Diretores e donos das empresas estariam envolvidos diretamente nas fraudes, que contavam com a ajuda de servidores do Ministério da Agricultura, Pecuária e Abastecimento, no Paraná, Goiás e Minas Gerais.
No Paraná. há ramificações em Londrina, no norte do estado, e em Foz do Iguaçu, na região oeste do estado. No Rio Grande do Sul, são cumpridos mandados nas cidades de Gramado e Bento Gonçalves, na serra gaúcha, segundo apurou o G1 RS.
Em São Paulo, são 18 mandados no total, sendo 8 de busca e apreensão, 3 de prisão preventiva, 1 de prisão temporária e 6 de condução coercitiva, todos na capital, de acordo com informações do G1 SP.
Operação nacional
A operação detectou, em quase dois anos de investigação, que as Superintêndencias Regionais do Ministério da Pesca e Agricultura do Estado do Paraná, de Minas Gerais e de Goiás atuavam diretamente para proteger grupos empresariais em detrimento do interesse público.
Mediante pagamento de propina, os agentes públicos suspeitos atuavam para facilitar a produção de alimentos adulterados, emitindo certificados sanitários sem qualquer fiscalização efetiva.

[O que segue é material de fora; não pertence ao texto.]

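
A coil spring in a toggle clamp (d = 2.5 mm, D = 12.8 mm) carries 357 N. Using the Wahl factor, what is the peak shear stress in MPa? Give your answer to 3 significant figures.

Spring index C = D/d = 12.8/2.5 = 5.1200
K_W = (4C−1)/(4C−4) + 0.615/C = 19.480/16.480 + 0.1201 = 1.3022
τ₀ = 8FD/(πd³) = 8·357·12.8/(π·2.5³) = 36556.8/49.087 = 744.73 MPa
τ_max = K·τ₀ = 1.3022 × 744.73 = 969.75 MPa

970 MPa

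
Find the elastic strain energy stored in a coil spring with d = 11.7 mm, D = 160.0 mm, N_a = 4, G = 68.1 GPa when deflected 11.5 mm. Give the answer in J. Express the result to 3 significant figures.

0.644 J

k = Gd⁴/(8D³N_a) = (68.1×10³)(11.7⁴)/(8·160.0³·4) = 9.736 N/mm
U = ½kδ² = 0.5 × 9.736 × 11.5² = 643.79 N·mm = 0.64379 J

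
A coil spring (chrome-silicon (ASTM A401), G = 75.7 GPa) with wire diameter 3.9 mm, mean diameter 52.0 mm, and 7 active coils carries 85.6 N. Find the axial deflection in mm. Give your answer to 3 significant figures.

k = Gd⁴/(8D³N_a) = (75.7×10³)(3.9⁴)/(8·52.0³·7) = 2.2241 N/mm
δ = F/k = 85.6 / 2.2241 = 38.487 mm

38.5 mm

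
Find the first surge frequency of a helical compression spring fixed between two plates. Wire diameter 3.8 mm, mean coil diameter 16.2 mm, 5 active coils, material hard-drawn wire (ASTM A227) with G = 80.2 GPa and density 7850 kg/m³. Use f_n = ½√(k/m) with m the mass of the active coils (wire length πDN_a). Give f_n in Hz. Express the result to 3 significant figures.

k = Gd⁴/(8D³N_a) = (80.2×10³)(3.8⁴)/(8·16.2³·5) = 98.334 N/mm = 98334 N/m
Wire length L = πDN_a = π·16.2·5 = 254.47 mm
m = ρ·(πd²/4)·L = 7850 × 11.341×10⁻⁶ m² × 0.25447 m = 0.022655 kg
f_n = ½√(k/m) = 0.5·√(98334/0.022655) = 0.5·√(4.3405e+06) = 1041.7 Hz

1040 Hz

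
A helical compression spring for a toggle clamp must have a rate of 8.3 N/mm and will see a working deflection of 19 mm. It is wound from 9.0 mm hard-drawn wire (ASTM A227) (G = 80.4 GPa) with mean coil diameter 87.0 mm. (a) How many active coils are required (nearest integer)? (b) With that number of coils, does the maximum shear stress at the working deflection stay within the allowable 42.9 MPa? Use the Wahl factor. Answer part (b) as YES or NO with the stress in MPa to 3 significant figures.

N_a = Gd⁴/(8D³k) = (80.4×10³)(9.0⁴)/(8·87.0³·8.3) = 12.06 → N_a = 12
Actual rate k = Gd⁴/(8D³·12) = 8.3444 N/mm
Working load F = kδ = 8.3444·19 = 158.54 N
C = 87.0/9.0 = 9.6667; K_W = (4C−1)/(4C−4)+0.615/C = 1.1502
τ_max = K_W·8FD/(πd³) = 1.1502·48.182 = 55.417 MPa
τ_max > 42.9 MPa → exceeds allowable

(a) 12 coils; (b) NO, τ_max = 55.4 MPa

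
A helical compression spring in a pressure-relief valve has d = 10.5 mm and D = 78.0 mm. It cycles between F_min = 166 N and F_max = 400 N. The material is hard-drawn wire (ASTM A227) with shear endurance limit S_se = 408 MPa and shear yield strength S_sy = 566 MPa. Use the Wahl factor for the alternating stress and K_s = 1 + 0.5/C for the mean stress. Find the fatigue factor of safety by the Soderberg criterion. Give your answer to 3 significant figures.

C = D/d = 78.0/10.5 = 7.4286; K_W = (4C−1)/(4C−4)+0.615/C = 1.1995; K_s = 1+0.5/C = 1.0673
F_a = (F_max−F_min)/2 = 117 N; F_m = (F_max+F_min)/2 = 283 N
τ_a = K_W·8F_aD/(πd³) = 1.1995 × 20.075 = 24.079 MPa
τ_m = K_s·8F_mD/(πd³) = 1.0673 × 48.557 = 51.825 MPa
Soderberg: 1/n_f = τ_a/S_se + τ_m/S_sy = 24.079/408 + 51.825/566 = 0.05902 + 0.09156 = 0.15058
n_f = 1/0.15058 = 6.641

6.64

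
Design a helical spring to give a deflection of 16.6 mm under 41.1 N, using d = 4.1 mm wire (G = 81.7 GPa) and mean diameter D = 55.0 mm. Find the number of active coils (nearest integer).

7

Required rate k = F/δ = 41.1/16.6 = 2.4759 N/mm
N_a = Gd⁴/(8D³k) = (81.7×10³ × 4.1⁴)/(8 × 55.0³ × 2.4759)
    = 2.30865e+07 / 3.29543e+06 = 7.006 → 7 coils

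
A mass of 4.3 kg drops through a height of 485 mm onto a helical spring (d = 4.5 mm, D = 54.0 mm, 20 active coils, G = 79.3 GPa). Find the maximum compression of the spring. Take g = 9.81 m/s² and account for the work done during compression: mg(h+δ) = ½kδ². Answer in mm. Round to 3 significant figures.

k = Gd⁴/(8D³N_a) = (79.3×10³)(4.5⁴)/(8·54.0³·20) = 1.2907 N/mm
W = mg = 4.3 × 9.81 = 42.183 N
½kδ² − Wδ − Wh = 0 → δ = (W + √(W² + 2kWh))/k
δ = (42.183 + √(1779.4 + 52811.8))/1.2907 = (42.183 + 233.65)/1.2907 = 213.71 mm

214 mm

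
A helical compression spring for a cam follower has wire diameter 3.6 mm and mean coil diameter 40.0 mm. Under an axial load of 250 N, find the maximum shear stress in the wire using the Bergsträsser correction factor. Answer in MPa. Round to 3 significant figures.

Spring index C = D/d = 40.0/3.6 = 11.1111
K_B = (4C+2)/(4C−3) = 46.444/41.444 = 1.1206
τ₀ = 8FD/(πd³) = 8·250·40.0/(π·3.6³) = 80000/146.57 = 545.8 MPa
τ_max = K·τ₀ = 1.1206 × 545.8 = 611.65 MPa

612 MPa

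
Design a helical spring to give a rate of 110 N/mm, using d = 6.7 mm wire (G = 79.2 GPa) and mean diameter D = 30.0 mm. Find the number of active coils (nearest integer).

7

N_a = Gd⁴/(8D³k) = (79.2×10³ × 6.7⁴)/(8 × 30.0³ × 110)
    = 1.59597e+08 / 2.376e+07 = 6.717 → 7 coils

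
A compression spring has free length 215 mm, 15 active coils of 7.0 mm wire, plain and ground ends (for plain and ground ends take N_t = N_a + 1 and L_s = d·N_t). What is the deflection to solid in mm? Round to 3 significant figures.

103 mm

N_t = 16; L_s = 7.0·16 = 112 mm
δ_solid = L₀ − L_s = 215 − 112 = 103 mm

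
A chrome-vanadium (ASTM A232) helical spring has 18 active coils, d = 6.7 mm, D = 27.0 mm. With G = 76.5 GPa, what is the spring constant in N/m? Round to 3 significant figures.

54400 N/m

k = Gd⁴/(8D³N_a) = (76.5×10³ × 6.7⁴) / (8 × 27.0³ × 18)
  = 1.54156e+08 / 2.83435e+06 = 54.388 N/mm = 54388 N/m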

Entre as ilegalidades praticadas no âmbito do setor público, está a remoção de agentes públicos com desvio de finalidade para atender a interesses dos grupos empresariais.
A conduta permitia a continuidade da ação fraudulente de frigoríficos e empresas do ramo alimentício que operavam fora das regras vigentes.
Em Goiás, o sistema operava de forma parecida com o paranaense, sendo chefiado pelo chefe local do Dipoa, Dinis Lourenço da Silva.
Em Minas Gerais, o juiz federal Marcos Josegrei da Silva afirma que as investigações foram insuficientes para aprofundar o tamanho dos atos de corrupção envolvidos.
Aproximadamente 1,1 mil policiais federais cumprem 27 mandados de prisão preventiva, 11 de prisão temporária, 77 de condução coercitiva e 194 de busca e apreensão em residências, locais de trabalho dos investigados e em empresas supostamente ligadas ao grupo criminoso.
As ordens judiciais foram expedidas pela 14ª Vara da Justiça Federal de Curitiba e estão sendo cumpridas em São Paulo, Distrito Federal, Paraná, Santa Catarina, Rio Grande do Sul, Minas Gerais e Goiás.
O nome da operação faz alusão à conhecida expressão popular em sintonia com a própria qualidade dos alimentos fornecidos ao consumidor por grandes grupos corporativos do ramo alimentício.
Conforme a PF, a expressão popular demonstra uma fragilidade moral de agentes públicos federais que deveriam zelar e fiscalizar a qualidade dos alimentos fornecidos a sociedade.